Seventeen magazine vows not to alter images, to ‘celebrate every kind of beauty’ Posted on May 14, 2013 by Dr. Naomi Here’s how a 14-year-old from Maine got Seventeen magazine to change their policy on digitally altering models!
It makes me feel really good that Seventeen magazine agreed to do this! I know that Seventeen is a magazine that so many girls read from the time they are in middle school and all the way through high school. I know that I read it for a very long time and took a lot of the articles and things in it to heart. Photoshop and “perfecting” people for pictures in magazines definitely makes them seem flawless which gives young girls the wrong idea about what it means to be beautiful. A well-known singer, Colbie Caillat, very recently has made it well-known that she is tired of being photoshopped and created to seem perfect and flawless to people. (http://www.huffingtonpost.com/2014/07/13/colbie-caillat-try_n_5581951.html) In this article and video Caillat gives her reasoning for being sick and tired of having to be “perfected” before having her face publicly shown. In the video she is not wearing any make up and did nothing to her hair and she states, “It also felt really cool to be on camera with zero on, like literally nothing on. And then when it got to the full hair and makeup, I actually felt gross. I was just so caked on.” I think that Seventeen magazine and a well-known celebrity like Caillat who is a woman and is making it clear that being photoshopped and airbrushed is not okay can help young girls understand what it means to be beautiful.

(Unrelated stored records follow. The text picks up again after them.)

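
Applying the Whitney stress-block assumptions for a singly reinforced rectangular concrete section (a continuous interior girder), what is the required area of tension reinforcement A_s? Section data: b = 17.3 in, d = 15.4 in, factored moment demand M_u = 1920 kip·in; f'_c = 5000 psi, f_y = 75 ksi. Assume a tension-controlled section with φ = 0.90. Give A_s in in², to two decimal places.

M_n = M_u/φ = 1920/0.90 = 2133.33 kip·in.
From M_n = 0.85 f'_c a b (d − a/2):
a = d − √(d² − 2M_n/(0.85 f'_c b)) = 15.4 − √(15.4² − 2 × 2133.33/(0.85 × 5 × 17.3)) = 2.016 in.
A_s = 0.85 f'_c a b / f_y = 0.85 × 5 × 2.016 × 17.3 / 75 = 1.976 in².

A_s ≈ 1.98 in²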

What a great decision that this magazine made! I think this was a very smart move for the magazine since it is directed towards younger girls and I believe a parent would have much more confidence letting his/her child read from a magazine that agrees to a policy like this. What really surprised me was the quote from Alexis Jones that CNN stated, “she’d worry that, if magazines portrayed young women who were overweight or had acne as being beautiful, some girls may think it’s OK to live an unhealthy lifestyle.” I never thought of it like that. I think it would only make girls more comfortable in their skin since acne happens to mostly everyone and overweight is not necessarily unhealthy. Also, I think magazine covers shouldn’t only be reserved for “beautiful” people but for all people to be represented. I think it is a very forward-thinking move from Seventeen magazine and I hope other magazines will follow their lead.